Info about option trading explained.

Option Trading Explained: Learn the Basic Concepts

Option trading is one method you can involve yourself in to generate profit. There are several advantages in option trading.

However, you need to find out the basic concepts of it. It will help you decide on matters that can affect you throughout your trading experience.

This article explains the concepts of options trading. From the variables involve and to the terminologies circling around the trades, this is quite useful for your trading career. Your success or failure will be dependent on how you fully understand the concepts involved, aside from the strategies you will be using later on.

Option is defined as a legal agreement between a buyer and a seller to buy or sell a security at an agreed price during a particular period.

Maybe you will notice that it is relatively similar to an insurance policy. You (the buyer) agree to pay a certain amount of money to your insurance provider (the seller). In return, the provider will protect your property by issuing insurance. The only difference is that options can be traded, whereas the insurance policy cannot be traded.

You can deal with two types of options contracts within trading. These two options are the call and put options.
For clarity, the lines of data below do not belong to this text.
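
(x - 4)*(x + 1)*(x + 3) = x^3 - 13*x - 12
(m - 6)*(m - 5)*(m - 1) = m^3 - 12*m^2 + 41*m - 30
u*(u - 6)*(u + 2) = u^3 - 4*u^2 - 12*u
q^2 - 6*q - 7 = (q - 7)*(q + 1)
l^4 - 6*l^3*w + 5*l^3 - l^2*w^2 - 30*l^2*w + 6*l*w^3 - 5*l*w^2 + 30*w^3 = (l + 5)*(l - 6*w)*(l - w)*(l + w)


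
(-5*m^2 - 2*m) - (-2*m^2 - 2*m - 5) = 5 - 3*m^2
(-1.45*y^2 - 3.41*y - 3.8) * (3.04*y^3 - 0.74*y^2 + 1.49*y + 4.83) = -4.408*y^5 - 9.2934*y^4 - 11.1891*y^3 - 9.2724*y^2 - 22.1323*y - 18.354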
You buy a call option if you forecast that the security price will go up; you buy a put option when you forecast that the security price will go down.

You will sell a call option if you forecast that the security price will go down, and vice versa, if you will sell a put option. To fully understand the put and call option, you examine the following instances.
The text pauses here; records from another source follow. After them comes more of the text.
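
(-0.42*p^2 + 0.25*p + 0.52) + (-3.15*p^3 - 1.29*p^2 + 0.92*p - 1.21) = -3.15*p^3 - 1.71*p^2 + 1.17*p - 0.69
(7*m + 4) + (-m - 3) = 6*m + 1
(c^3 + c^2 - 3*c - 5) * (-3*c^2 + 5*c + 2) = -3*c^5 + 2*c^4 + 16*c^3 + 2*c^2 - 31*c - 10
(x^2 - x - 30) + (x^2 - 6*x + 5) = 2*x^2 - 7*x - 25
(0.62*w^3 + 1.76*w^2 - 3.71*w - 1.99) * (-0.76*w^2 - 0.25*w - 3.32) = -0.4712*w^5 - 1.4926*w^4 + 0.3212*w^3 - 3.4033*w^2 + 12.8147*w + 6.6068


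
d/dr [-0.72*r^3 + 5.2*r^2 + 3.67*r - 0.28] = -2.16*r^2 + 10.4*r + 3.67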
Suppose you have options on 30,000 bushels of corn. When you have entered an option contract with your corn supplier, he cannot sell those 30,000 bushels to someone else until the contract has expired.

In return, they have the right of writing the contract and you have to pay them the agreed amount of money.

For instance, the price of those 30,000 bushels is estimated to be $3,000. If the actual price of it in a certain month in the market is $3,100, you have the right to exercise or use your option for those bushels of corn and buy that commodity from your supplier for $3,000. You can either keep it for your needs or sell it in the open market for $3,100, generating a profit of $100.

However, if in that certain amount, the price of those bushels were only $2,900, you would opt not to exercise your option. You could purchase it in the open market for $2,900 rather than exercising your option to buy it for $3,000.

Here are the things you will be dealing with when trading options:

Strike Price

It is the price that is agreed by both the buyer and seller of the option. This means that if the strike price of the bushels of corn option is $3,000, the seller is obliged to sell it to you even though the open market price of it is higher than $3,000.

You, as the owner of the option, can purchase it at a price lower than the market price. If the existing market price is $3,100, then you will earn $100.

Option Price

Option price consists of time value plus intrinsic price. Time value is the amount of money that the option is worth of until its expiration date. The longer the time option had until the expiration date, the higher the time value for this particular option.

The time value will become zero if the option has expired. Intrinsic value is the difference between option strike price and current market price.

You will also deal with other things, but so far, these are the basic concepts you need to understand. Remember these concepts and make a success out of your option-trading career.